O&M事業者にとって、パワコンの交換をきっかけに、発電量を高めるリパワリングを積極的に提案するのも一つの手だ。それは、O&M事業者、太陽光発電事業者、そして広くは日本社会にまでメリットをもたらす。
太陽光発電所の“価値”を高める「リパワリング」。それは、O&M事業者にとって今後のスタンダードとなるソリューション提案だ。
高性能な新型パワコンへの置き換えがリパワリングの一般的な方法だが、使用しているモデルのパワコンにそのままリプレースするのとは異なり、コストアップとなる場合も確かにある。
しかし、メリットがコストを上回るのであれば、発電事業者にとっては願ってもない話だ。
「リパワリング特集」で紹介した九州電力管内のこちらの案件では、「リパワリングをする方が高額だったが、売電収入UPによってコストパフォーマンスにすぐれるという試算が示された」という。
発電事業者には売電収入増による事業性向上というメリット、リパワリングを行うO&M事業者には販売・施工収入が高まるというメリットが、リパワリングによってもたらされる。
そして、太陽光発電所による発電量が高まれば、その分、日本の脱炭素化に貢献できる。
リパワリングビジネスの進展は、そのような好循環をもたらすのだ。
近い将来、保証期間切れなどによるパワコン交換のタイミングは訪れる。しかし、その時を待たずとも、今まさに、O&M事業者にとってのビジネスチャンスがあるのだと言って過言ではない。
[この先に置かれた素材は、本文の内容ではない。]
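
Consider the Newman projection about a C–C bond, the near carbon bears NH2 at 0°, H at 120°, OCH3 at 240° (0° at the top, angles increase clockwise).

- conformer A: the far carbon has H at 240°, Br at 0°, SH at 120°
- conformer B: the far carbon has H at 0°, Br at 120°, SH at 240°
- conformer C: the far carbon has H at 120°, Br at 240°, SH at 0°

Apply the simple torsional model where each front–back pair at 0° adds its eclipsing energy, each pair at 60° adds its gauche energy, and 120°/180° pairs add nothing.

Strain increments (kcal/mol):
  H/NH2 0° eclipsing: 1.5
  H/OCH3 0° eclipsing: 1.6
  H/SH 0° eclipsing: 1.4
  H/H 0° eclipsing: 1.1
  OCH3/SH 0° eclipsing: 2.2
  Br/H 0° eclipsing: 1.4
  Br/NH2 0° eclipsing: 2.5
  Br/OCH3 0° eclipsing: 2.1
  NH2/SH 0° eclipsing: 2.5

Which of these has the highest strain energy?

A (eclipsed): NH2–Br eclipsed, H–SH eclipsed, OCH3–H eclipsed; 2.5 + 1.4 + 1.6 = 5.5 kcal/mol.
B (eclipsed): NH2–H eclipsed, H–Br eclipsed, OCH3–SH eclipsed; 1.5 + 1.4 + 2.2 = 5.1 kcal/mol.
C (eclipsed): NH2–SH eclipsed, H–H eclipsed, OCH3–Br eclipsed; 2.5 + 1.1 + 2.1 = 5.7 kcal/mol.
C has the highest total (5.7 kcal/mol).

C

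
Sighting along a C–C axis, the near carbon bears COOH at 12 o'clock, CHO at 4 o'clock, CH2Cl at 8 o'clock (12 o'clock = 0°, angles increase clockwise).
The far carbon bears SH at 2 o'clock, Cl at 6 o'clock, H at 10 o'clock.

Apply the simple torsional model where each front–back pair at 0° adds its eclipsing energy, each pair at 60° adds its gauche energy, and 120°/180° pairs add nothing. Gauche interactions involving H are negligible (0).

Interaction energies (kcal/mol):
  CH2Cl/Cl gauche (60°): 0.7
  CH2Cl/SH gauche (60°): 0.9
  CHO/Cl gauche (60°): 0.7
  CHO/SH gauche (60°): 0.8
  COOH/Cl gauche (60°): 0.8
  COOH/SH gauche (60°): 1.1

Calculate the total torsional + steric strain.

This conformer (staggered): COOH–SH gauche, CHO–SH gauche, CHO–Cl gauche, CH2Cl–Cl gauche; 1.1 + 0.8 + 0.7 + 0.7 = 3.3 kcal/mol.

3.3 kcal/mol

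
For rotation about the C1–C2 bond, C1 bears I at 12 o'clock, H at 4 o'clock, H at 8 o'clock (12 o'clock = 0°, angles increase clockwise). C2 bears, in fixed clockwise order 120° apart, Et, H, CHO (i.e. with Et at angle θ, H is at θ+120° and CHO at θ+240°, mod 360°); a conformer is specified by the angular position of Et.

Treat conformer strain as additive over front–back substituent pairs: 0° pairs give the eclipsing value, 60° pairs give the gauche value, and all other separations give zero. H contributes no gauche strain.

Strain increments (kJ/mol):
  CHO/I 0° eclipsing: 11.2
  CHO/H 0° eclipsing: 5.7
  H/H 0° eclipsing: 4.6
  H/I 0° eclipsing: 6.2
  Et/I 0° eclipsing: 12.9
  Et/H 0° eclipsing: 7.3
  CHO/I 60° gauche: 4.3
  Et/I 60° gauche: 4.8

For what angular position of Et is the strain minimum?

180°

Et at 0° is eclipsed. I at 0° is eclipsed with Et at 0° (12.9); H at 120° is eclipsed with H at 120° (4.6); H at 240° is eclipsed with CHO at 240° (5.7). Total 23.2 kJ/mol.
Et at 60° is staggered. I at 0° is gauche with Et at 60° (4.8); I at 0° is gauche with CHO at 300° (4.3). Total 9.1 kJ/mol.
Et at 120° is eclipsed. I at 0° is eclipsed with CHO at 0° (11.2); H at 120° is eclipsed with Et at 120° (7.3); H at 240° is eclipsed with H at 240° (4.6). Total 23.1 kJ/mol.
Et at 180° is staggered. I at 0° is gauche with CHO at 60° (4.3). Total 4.3 kJ/mol.
Et at 240° is eclipsed. I at 0° is eclipsed with H at 0° (6.2); H at 120° is eclipsed with CHO at 120° (5.7); H at 240° is eclipsed with Et at 240° (7.3). Total 19.2 kJ/mol.
Et at 300° is staggered. I at 0° is gauche with Et at 300° (4.8). Total 4.8 kJ/mol.
The minimum (4.3 kJ/mol) occurs with Et at 180°.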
なぜなら、通常のパワコン交換のタイミングを待たずとも、リパワリングの判断がなされることも少なくないからだ。実際、先に挙げた事例では、運転開始8年のタイミングでリパワリングを提案し、それをオーナーが採用した。また、連系開始からわずか2年で交換に踏み切ったという事例もある(参照:「新型パワコンへの早期交換」というリパワリング方法)。
パワコン交換が訪れることや、経年による発電量の低下を十分に理解していない発電事業者もいるだろう。そして、新型パワコンのすぐれた性能やオプティマイザの持つ発電最適化機能なども、やはり皆が知っているというわけではない。
出力制御のオンライン制御によるメリットともなれば、太陽光発電所の事業性に目を光らせている事業者以外は、しっかりと把握できていない方が多いのではないだろうか。
つまり、発電事業者に代わってリパワリングによる事業性向上を検討するのは、太陽光発電所の状況を把握しているO&M事業者だからこそできること、ともいえるのだ。
リパワリングによって太陽光発電所のさらなる安定稼働が確保され、発電量が増えれば、上述の通り2050年カーボンニュートラルの実現にも一歩近づく。
リパワリングビジネスの積極的な進展に期待したい。